When you first get to college you will be swimming in new information. Your college will take ‘Welcome Week’ (or your college’s equivalent) as an opportunity to load you up with everything from maps to information on clubs and student organizations.
Before you even step foot in a classroom, you will be knee deep in introduction materials to help you become acclimated with your new life on campus. With all this information, where are you supposed to begin?
The best advice I received when entering college was, surprisingly, to not spend hours reading this introductory material. Sure it’s good to skim, but there’s a better way to get information that is actually important to you.
Talk to older students and learn from them!
1. Older Students Know the Teachers
The teachers you get freshman year can make or break your first months in college. Finding a teacher who other students actually find interesting will mean that you’ll enjoy going to class instead of dreading it!
If your classes are early in the morning (many freshman classes are), your worst nightmare will be taking the cold trek across campus to hear some tenured artifact of a professor ramble on about math, chemistry, or his daughter’s cat.
Older students in your program know which professors to avoid. Befriend them early, take their advice, and escape showing up to class with nothing to look forward to other than ‘good old days’ stories and some bland PowerPoint slides.
2. All of Your Study Materials Are Already Created
All of your notes have already been taken. All the ‘cheat sheets’ have already been drafted. Unfortunately, they’re just not on your hard drive.
Older students took your same class (and probably sat in your seat!) just last semester. They took hours to carefully write detailed study guides for all the tests and some of them took detailed notes throughout the entire semester.
It would be a shame to have these carefully crafted resources go to waste. So, don’t let them! Befriend older students and make sure to ask if they have any notes from the classes you’ll be taking this semester. It’s no trouble for them to send them over, and it can save you hours of inefficient studying.
3. Older Students Know Where the Fun Is
Your college most likely gave you a massive stack of documents the first day you arrived. These documents will tell you where to eat, how to get to class, and where you can buy your books.
This information is helpful, but an honest freshman will tell you that they have other things on their mind.

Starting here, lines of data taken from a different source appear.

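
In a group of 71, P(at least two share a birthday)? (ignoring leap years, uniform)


P(all different) = Π(365-i)/365 for i=0..70
= 0.000679
P(match) = 1 - 0.000679 = 0.999321

P ≈ 0.9993 ≈ 99.93%


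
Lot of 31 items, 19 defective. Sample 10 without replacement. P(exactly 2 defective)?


Hypergeometric: C(19,2)×C(12,8)/C(31,10)
= 171×495/44352165 = 513/268801

P(X=2) = 513/268801 ≈ 0.19%


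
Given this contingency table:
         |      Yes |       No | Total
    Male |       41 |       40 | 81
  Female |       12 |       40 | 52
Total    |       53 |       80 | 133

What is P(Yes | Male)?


P(Yes | Male) = 41/(41+40) = 41/81

P(Yes|Male) = 41/81 ≈ 50.62%


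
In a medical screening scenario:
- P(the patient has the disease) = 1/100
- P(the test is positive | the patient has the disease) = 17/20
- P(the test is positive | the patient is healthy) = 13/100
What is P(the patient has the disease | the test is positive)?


Using Bayes' theorem:
P(A|B) = P(B|A)·P(A) / P(B)

P(the test is positive) = 17/20 × 1/100 + 13/100 × 99/100
= 17/2000 + 1287/10000 = 343/2500

P(the patient has the disease|the test is positive) = (17/2000) / (343/2500) = 85/1372

P(the patient has the disease|the test is positive) = 85/1372 ≈ 6.20%


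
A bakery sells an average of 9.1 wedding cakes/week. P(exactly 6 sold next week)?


Poisson(λ=9.1): P(X=6) = e^(-λ)×λ^k/k!
= e^(-9.1) × 9.1^6 / 6!
≈ 0.0001116658085 × 567869.252041 / 720 ≈ 0.088072

P(X=6) ≈ 0.088072 ≈ 8.81%


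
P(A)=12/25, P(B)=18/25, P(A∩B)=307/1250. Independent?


P(A)×P(B) = 216/625
P(A∩B) = 307/1250
Not equal → NOT independent

No, not independent


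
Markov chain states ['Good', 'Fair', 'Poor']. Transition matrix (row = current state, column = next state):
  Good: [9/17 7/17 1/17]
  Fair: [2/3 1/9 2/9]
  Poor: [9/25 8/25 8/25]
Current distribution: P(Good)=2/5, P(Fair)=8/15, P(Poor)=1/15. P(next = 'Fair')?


P(next=Fair) = Σᵢ P(now=i)×P(i→Fair)
= 2/5×7/17 + 8/15×1/9 + 1/15×8/25
= 14/85 + 8/135 + 8/375 = 14074/57375

P = 14074/57375 ≈ 0.2453


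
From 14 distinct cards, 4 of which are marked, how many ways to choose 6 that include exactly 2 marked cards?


Choose 2 of the 4 marked cards and 4 of the other 10 cards:
C(4,2)×C(10,4) = 6×210 = 1260

1260


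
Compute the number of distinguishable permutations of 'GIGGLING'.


Letters: 8, freq: {'G': 4, 'I': 2, 'L': 1, 'N': 1}
8!/(4!×2!×1!×1!) = 40320/48 = 840

840


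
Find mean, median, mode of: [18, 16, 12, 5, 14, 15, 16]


Sorted: [5, 12, 14, 15, 16, 16, 18]
Mean = 96/7
Median = 15
Freq: {18: 1, 16: 2, 12: 1, 5: 1, 14: 1, 15: 1}
Mode: [16]

Mean=96/7, Median=15, Mode=16


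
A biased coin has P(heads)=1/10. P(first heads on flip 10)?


Geometric: P(X=10) = (1-p)^(k-1)×p = (9/10)^9×1/10 = 387420489/10000000000

P(X=10) = 387420489/10000000000 ≈ 3.87%


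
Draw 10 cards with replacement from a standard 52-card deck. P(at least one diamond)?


P(not a diamond) = 39/52 = 3/4
P(none in 10 draws) = (3/4)^10 = 59049/1048576
P(≥1 diamond) = 1 - 59049/1048576 = 989527/1048576

P = 989527/1048576 ≈ 94.37%


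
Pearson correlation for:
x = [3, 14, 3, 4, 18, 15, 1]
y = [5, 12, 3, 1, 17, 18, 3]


n=7, Σx=58, Σy=59, Σxy=775, Σx²=780, Σy²=801
r = (7×775 - 58×59)/√((7×780 - 58²)(7×801 - 59²))
= 2003/√(2096×2126) = 2003/√4456096 ≈ 2003/2110.9467 ≈ 0.9489

r ≈ 0.9489


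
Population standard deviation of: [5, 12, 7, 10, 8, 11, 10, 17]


Mean = 80/8 = 10
  (5-10)²=25
  (12-10)²=4
  (7-10)²=9
  (10-10)²=0
  (8-10)²=4
  (11-10)²=1
  (10-10)²=0
  (17-10)²=49
Σ(x-μ)² = 92
σ² = 92/8 = 23/2

σ = √(23/2) ≈ 3.3912


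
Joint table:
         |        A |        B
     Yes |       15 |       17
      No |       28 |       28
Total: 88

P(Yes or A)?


P(Yes∨A) = P(Yes) + P(A) - P(Yes∧A)
= (32 + 43 - 15)/88 = 60/88 = 15/22

P = 15/22 ≈ 68.18%


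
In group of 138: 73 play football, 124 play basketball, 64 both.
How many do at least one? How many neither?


|A∪B| = 73+124-64 = 133
Neither = 138-133 = 5

At least one: 133; Neither: 5


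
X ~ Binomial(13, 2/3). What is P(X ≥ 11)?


P(X ≥ 11) = Σ P(X=i) for i=11..13
P(X=11) = 53248/531441
P(X=12) = 53248/1594323
P(X=13) = 8192/1594323
Sum = 8192/59049

P(X ≥ 11) = 8192/59049 ≈ 13.87%


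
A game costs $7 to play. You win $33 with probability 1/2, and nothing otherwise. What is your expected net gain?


E[gain] = (33-7)×1/2 + (-7)×1/2
= 13 - 7/2 = 19/2

Expected net gain = $19/2 ≈ $9.50


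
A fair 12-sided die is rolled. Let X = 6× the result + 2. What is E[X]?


E[die] = (1+12)/2 = 13/2
E[X] = 6×13/2 + 2 = 41

E[X] = 41


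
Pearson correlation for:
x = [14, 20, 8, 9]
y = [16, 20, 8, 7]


n=4, Σx=51, Σy=51, Σxy=751, Σx²=741, Σy²=769
r = (4×751 - 51×51)/√((4×741 - 51²)(4×769 - 51²))
= 403/√(363×475) = 403/√172425 ≈ 403/415.2409 ≈ 0.9705

r ≈ 0.9705


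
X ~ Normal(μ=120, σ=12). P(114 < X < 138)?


z₁=(114-120)/12=-0.5, z₂=(138-120)/12=1.5
P = Φ(1.5) - Φ(-0.5) = 0.933193 - 0.308538 = 0.624655 ≈ 0.6247

P(114 < X < 138) ≈ 0.6247


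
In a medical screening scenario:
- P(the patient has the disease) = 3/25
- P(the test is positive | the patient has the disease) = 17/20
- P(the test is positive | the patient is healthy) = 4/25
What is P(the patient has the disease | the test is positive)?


Using Bayes' theorem:
P(A|B) = P(B|A)·P(A) / P(B)

P(the test is positive) = 17/20 × 3/25 + 4/25 × 22/25
= 51/500 + 88/625 = 607/2500

P(the patient has the disease|the test is positive) = (51/500) / (607/2500) = 255/607

P(the patient has the disease|the test is positive) = 255/607 ≈ 42.01%


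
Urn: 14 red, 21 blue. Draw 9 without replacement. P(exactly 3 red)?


Hypergeometric: C(14,3)×C(21,6)/C(35,9)
= 364×54264/70607460 = 13832/49445

P(X=3) = 13832/49445 ≈ 27.97%


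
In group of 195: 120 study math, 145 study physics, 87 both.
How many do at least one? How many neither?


|A∪B| = 120+145-87 = 178
Neither = 195-178 = 17

At least one: 178; Neither: 17


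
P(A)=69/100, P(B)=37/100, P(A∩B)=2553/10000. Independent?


P(A)×P(B) = 2553/10000
P(A∩B) = 2553/10000
Equal ✓ → Independent

Yes, independent


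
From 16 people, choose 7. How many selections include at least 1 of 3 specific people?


Complement: C(16,7) - C(13,7) = 11440 - 1716 = 9724

9724


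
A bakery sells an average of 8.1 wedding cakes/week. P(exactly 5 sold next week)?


Poisson(λ=8.1): P(X=5) = e^(-λ)×λ^k/k!
= e^(-8.1) × 8.1^5 / 5!
≈ 0.0003035391381 × 34867.84401 / 120 ≈ 0.088198

P(X=5) ≈ 0.088198 ≈ 8.82%


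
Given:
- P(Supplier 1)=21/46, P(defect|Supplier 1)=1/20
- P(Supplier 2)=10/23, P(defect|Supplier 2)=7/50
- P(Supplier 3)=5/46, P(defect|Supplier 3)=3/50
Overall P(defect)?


P(B) = Σ P(B|Aᵢ)×P(Aᵢ)
  1/20×21/46 = 21/920
  7/50×10/23 = 7/115
  3/50×5/46 = 3/460
Sum = 83/920

P(defect) = 83/920 ≈ 9.02%


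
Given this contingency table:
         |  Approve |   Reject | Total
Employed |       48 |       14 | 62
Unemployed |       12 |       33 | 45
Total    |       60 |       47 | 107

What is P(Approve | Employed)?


P(Approve | Employed) = 48/(48+14) = 48/62 = 24/31

P(Approve|Employed) = 24/31 ≈ 77.42%


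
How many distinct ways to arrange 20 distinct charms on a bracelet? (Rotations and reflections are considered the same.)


Free circular arrangements: rotations and reflections both identified.
(n-1)!/2 = 19!/2 = 121645100408832000/2 = 60822550204416000

60822550204416000


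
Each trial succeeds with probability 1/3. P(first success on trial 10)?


Geometric: P(X=10) = (1-p)^(k-1)×p = (2/3)^9×1/3 = 512/59049

P(X=10) = 512/59049 ≈ 0.87%


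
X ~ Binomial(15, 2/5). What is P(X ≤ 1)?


P(X ≤ 1) = Σ P(X=i) for i=0..1
P(X=0) = 14348907/30517578125
P(X=1) = 28697814/6103515625
Sum = 157837977/30517578125

P(X ≤ 1) = 157837977/30517578125 ≈ 0.52%


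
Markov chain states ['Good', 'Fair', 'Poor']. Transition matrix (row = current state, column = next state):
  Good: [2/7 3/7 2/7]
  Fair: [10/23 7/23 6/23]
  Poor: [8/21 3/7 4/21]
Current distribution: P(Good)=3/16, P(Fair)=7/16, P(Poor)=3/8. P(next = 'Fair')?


P(next=Fair) = Σᵢ P(now=i)×P(i→Fair)
= 3/16×3/7 + 7/16×7/23 + 3/8×3/7
= 9/112 + 49/368 + 9/56 = 241/644

P = 241/644 ≈ 0.3742


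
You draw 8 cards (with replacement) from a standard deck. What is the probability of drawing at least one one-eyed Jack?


P(not a one-eyed Jack) = 50/52 = 25/26
P(none in 8 draws) = (25/26)^8 = 152587890625/208827064576
P(≥1 one-eyed Jack) = 1 - 152587890625/208827064576 = 56239173951/208827064576

P = 56239173951/208827064576 ≈ 26.93%


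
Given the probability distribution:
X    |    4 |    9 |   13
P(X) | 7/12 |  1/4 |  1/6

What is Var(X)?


E[X] = 27/4
E[X²] = 231/4
Var(X) = E[X²] - (E[X])² = 231/4 - 729/16 = 195/16

Var(X) = 195/16 ≈ 12.1875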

Everyone wants to know where the fun is. For many, freshman year was little more than a mad dash to find that night’s party interspersed with a little time for classes and homework on the side.
Friends who are a few years ahead of you will be invaluable as you try to find fun on campus. They most likely know where the action is and will be able to help you find where you want to go if you’re just looking to kick back.
Interestingly enough, this kind of connection with other students will actually free up more of your time for studying! Many freshman spend a good deal of time looking for parties, and knowing that you’ve got a few options in your back pocket will help you stay focused when you need to take a couple late nights catching up for your biology class.